Evidently, then, if the overshoot is such that the magnitude of the new position’s gradient is greater than that of the old position, the “swings” of the gradient descent tend to get ever larger, thus tending diverging to infinity. Lastly, if overshoot is such that the magnitude of the new position’s gradient is equal than that of the old position, the “swings” tend to oscillate, thus tending never to converge or diverge.
In its basic form, gradient descent has the following issues: (1) there is no rigorous way to choose a good learning rate (let alone the optimal learning rate), and (2) even with the optimal learning rate, gradient descent can at most ensure convergence to a local minimum and has no way of ensuring convergence to the absolute minimum. Issue (2) implies that the results of gradient descent can be sensitive to the gradient descent’s initial point (i.e. initial value of $W$). Hence, a way to mitigate issue (2) is to re-run gradient descent for many unique re-initialisations of $W$ and then choose the all-time best value of $W$. However, there are modifications to the basic idea of gradient descent that help mitigate one or more of gradient descent’s issues:
Given a dataset $D = \Set{(x_1, y_1), (x_2, y_2) … (x_n, y_n)}$ of inputs $x = (x_1, x_2 … x_n)$ and outputs $y = (y_1, y_2 … y_n)$, an epoch is the step that consists of updating the learning model’s parameter for each input-output pair exactly once; in other words, optimising for an epoch is learning from each data point exactly once. Thus, an epoch is a unit of measurement for the amount of learning updates. The batch-size is the number of data points whose gradients are averaged before updating the learning model’s parameter using the average gradient. A batch-size of one means the learning model updates its parameter for each data point separately, whereas a batch-size of $b>1$ means the learning model updates its parameter for $b$ data points together.

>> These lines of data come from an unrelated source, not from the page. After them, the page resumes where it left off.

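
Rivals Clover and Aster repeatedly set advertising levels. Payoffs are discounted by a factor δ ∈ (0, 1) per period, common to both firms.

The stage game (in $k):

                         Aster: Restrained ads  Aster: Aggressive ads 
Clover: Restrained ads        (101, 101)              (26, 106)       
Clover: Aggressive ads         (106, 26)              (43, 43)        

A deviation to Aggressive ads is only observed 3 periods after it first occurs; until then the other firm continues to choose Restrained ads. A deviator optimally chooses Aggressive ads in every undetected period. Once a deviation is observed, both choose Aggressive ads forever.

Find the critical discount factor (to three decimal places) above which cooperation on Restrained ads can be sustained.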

Averaging the gradients of a number of data points means that noise or insignificant crests and troughs in the loss function are glossed over, thereby making the gradient descent more stable and less prone to unnecessary or unhelpful updates. However, if the batch-size is too large, then gradient descent is likely to average over gradients of disparate data points such that the contribution of these data points on learning is glossed over, leading to poor (if any) convergence to minimum loss. Hence, smaller batch-sizes can lead to faster but noisier updates, while larger batch sizes provide smoother updates but may slow down convergence to minimum loss. Thus, batch size must be wisely chosen so as to avoid unnecessary updates and, at the same time, consider the contribution of disparate data points on learning. In practice, mini-batch gradient descent is often used, where the batch-size is set to a value larger than one but smaller than the total number of data points; this balances the trade-offs between noisy updates and computational efficiency.